The former permanent health secretary, Richard Pengelley, said health hadn't taken the "lead" while others including the chief medical officer (CMO), Prof Sir Michael McBride, suggested it had.

As CMO, Sir Michael McBride denied straying into overtly political issues, and he also rejected a suggestion he "over-reached" on his responsibilities by asked to "clear" briefing papers sent to the Executive Office at the outset of the emergency.

Evidence confirmed that health officials had agreed to discharge care home residents to hospitals without testing.

In his evidence the Health Minister, Robin Swann, said more could have been done to prevent care home deaths and that it wasn't until 10 March that the "penny dropped" for him about the "grave position" Northern Ireland was in.

While Mr Swann said he did not believe it was his responsibility for other ministers not understanding the seriousness of Covid, he said if there was a failure on his part to sound the alarm bell louder, he accepted that.

How do bereaved families feel about the inquiry?

The families said the UK Covid Inquiry should have spent longer looking into what happened in Northern Ireland.

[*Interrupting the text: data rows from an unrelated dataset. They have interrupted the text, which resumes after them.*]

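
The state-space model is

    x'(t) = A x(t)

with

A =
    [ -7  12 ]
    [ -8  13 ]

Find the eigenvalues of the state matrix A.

1, 5

det(sI - A) = s^2 - (tr A)s + det A, with tr A = (-7) + 13 = 6 and det A = (-7)·13 - 12·(-8) = -91 - (-96) = 5.
So p(s) = det(sI - A) = s^2 - 6s + 5.
Factor s^2 - 6s + 5: two numbers with sum 6 and product 5 are 5 and 1, so s^2 - 6s + 5 = (s - 5)(s - 1).
Hence p(s) = (s - 5) (s - 1), with roots 1, 5.
At least one eigenvalue has non-negative real part, so the system is not asymptotically stable.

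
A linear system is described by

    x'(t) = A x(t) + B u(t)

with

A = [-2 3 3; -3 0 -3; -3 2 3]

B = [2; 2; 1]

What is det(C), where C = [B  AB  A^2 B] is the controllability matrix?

AB = [[5], [-9], [1]]
A^2B = [[-34], [-18], [-30]]
Controllability matrix C = [B  AB  A^2B] = [[2, 5, -34], [2, -9, -18], [1, 1, -30]]
Expanding along the first row, det(C) = 2·((-9)·(-30) - (-18)·1) - 5·(2·(-30) - (-18)·1) + (-34)·(2·1 - (-9)·1) = 2·288 - 5·(-42) + (-34)·11 = 412
Since det(C) ≠ 0, rank(C) = 3 and the system is completely controllable.

412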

Spokesperson Brenda Doherty said the inquiry revealed failings in health and social care and how badly Northern Ireland had been let down by its politicians.

Group of people holding pictures of family members
The families of those who died during the pandemic held up photos of loved ones outside the inquiry on Thursday [BBC]

Those who lost loved ones said some days they felt "deflated… others they got a result".

Nothing will bring back their dads, mums, aunts and grannies, but legislation to prevent other mistakes from happening would be a result, the families said.

What needs to happen next?

According to both the inquiry and bereaved families, the government can start planning for civil contingencies and name who is responsible for initiating and leading a cross-departmental response in a crisis.

Legislation is required to safeguard the elderly, those with disabilities and the vulnerable.

A small but important example, the inquiry heard, is for care homes to be equipped with visiting pods and protective equipment that they can install without families losing contact even for one day.

Do inquiries achieve anything?

Public inquiries aren't designed to be pleasant, easy, even satisfactory. And the UK Covid-19 Inquiry sitting in Belfast is no exception.

The families aren't satisfied with the time it spent examining the situation in Northern Ireland, who was probed, and the answers revealed.

Covid Inquiry Graphic

But when questioning was forensic it managed to expose what happened in care homes and the huge mistakes that followed.

According to the families, it also exposed the lack of "overarching responsibility" for leading and managing the pandemic.

History proves that inquiries tend not to deliver a great deal in Northern Ireland with families often left fighting the system for decades.

To borrow a phrase from the inquiry, who borrowed it from the late Mo Mowlam, there is hope that enough people listening will "bloody well get on and do it".